My eyes blink through the book on my lap. Now the sounds come.
The toilet flushes and spheres spiral down the staircase and onto the wood floors. I hear them roll into the furniture, into the walls, into the silence like manic round vacuums.
Casey slams the bathroom door, opens it, and slams it harder. It opens once again. His footsteps echo in my bathtub. The faucet turns on. Water splashes on his shoes. I hear his shoelaces become limp with moisture.
“What are you doing in there?” I shout. No answer. “Don’t make a mess!”
The bathroom door slams shut. The sound of it combine
s with the clunking of the spheres as they make their way back up the stairs.
There was a time years ago when the stairs were covered in toys so much my father tripped and broke his neck. He had died instantly. But now the spheres are the only toys haunting the steps.

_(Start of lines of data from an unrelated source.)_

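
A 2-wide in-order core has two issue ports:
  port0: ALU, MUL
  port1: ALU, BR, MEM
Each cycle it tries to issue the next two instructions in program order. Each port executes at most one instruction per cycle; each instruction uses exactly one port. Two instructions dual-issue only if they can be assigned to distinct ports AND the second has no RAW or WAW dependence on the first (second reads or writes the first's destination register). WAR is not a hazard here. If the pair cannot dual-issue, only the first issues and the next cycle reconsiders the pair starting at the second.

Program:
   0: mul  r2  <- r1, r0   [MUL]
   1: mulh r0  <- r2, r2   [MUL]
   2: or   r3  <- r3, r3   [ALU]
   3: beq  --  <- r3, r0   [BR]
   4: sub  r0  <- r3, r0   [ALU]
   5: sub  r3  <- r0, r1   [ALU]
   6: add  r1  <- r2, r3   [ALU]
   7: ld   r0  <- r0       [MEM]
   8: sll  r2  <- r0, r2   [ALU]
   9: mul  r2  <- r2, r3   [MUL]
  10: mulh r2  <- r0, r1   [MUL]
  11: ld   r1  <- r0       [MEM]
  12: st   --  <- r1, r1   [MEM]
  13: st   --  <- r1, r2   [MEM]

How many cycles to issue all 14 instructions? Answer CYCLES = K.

CYCLES = 10

[0] i0  mul  -- no-port MUL/MUL
[1] i1+i2  mulh;or  -- 2-wide
[2] i3+i4  beq;sub  -- 2-wide
[3] i5  sub  -- RAW r3
[4] i6+i7  add;ld  -- 2-wide
[5] i8  sll  -- RAW+WAW r2
[6] i9  mul  -- no-port MUL/MUL
[7] i10+i11  mulh;ld  -- 2-wide
[8] i12  st  -- no-port MEM/MEM
[9] i13  st  -- tail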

A scream breaks through my bedroom door. It takes me longer to get up off the floor than I expect. I feel old and rusty like an unused bicycle. I throw open the door and look into the hallway. At the bottom of the steps Casey is sprawled out like an octopus.
He has fallen down the stairs.
I know at this moment my gloom will become legendary.
All around me the wallpaper falls down in strips: tongues with stale glue and unwanted paint calling me into the bathroom where I’ll find the black sun deep within the drain.
I turn the water on to flush it out while behind me the spheres shuffle into an obscure formation I’ve never seen before.
The water refuses to go down the drain and stays on the outskirts of the sink, refusing to be burned beneath my sink. The water’s flesh crawls around the faucet and onto my hand.
I spit fire, burning my fingers into loops. They fall down the drain, unwilling to bow to the sun in fear.
I think of Casey.
My gloom turns to soft babbling hope.
I run out of the bathroom and down the stairs, dodging imaginary toys and hysterical strips of fatherly wallpaper. Casey’s body has turned more grotesque. It resembles chewing gum stretched over a bundle of broken sticks.
“Get up,” I say. “Get up.”
He twitches but does not get up.
I walk back upstairs and into my room. I take the elevator back to the first floor and walk outside back to the library. The stairs to the third floor are covered in hollow trinkets that trip me up at every opportunity. I make it to the top, though.
It takes me only a minute to find the book: A Brief History of Industrial Parks by Julie Antler.
I sit down on the floor between the stacks of books, adjusting my pants so I’d be most comfortable. The florescent lights above me flicker and buzz in code.
I start to read. The pages smell like old age and doom. Words upon words slip through the haze of my most recent memories. Antler briefly explains the history of the pallet.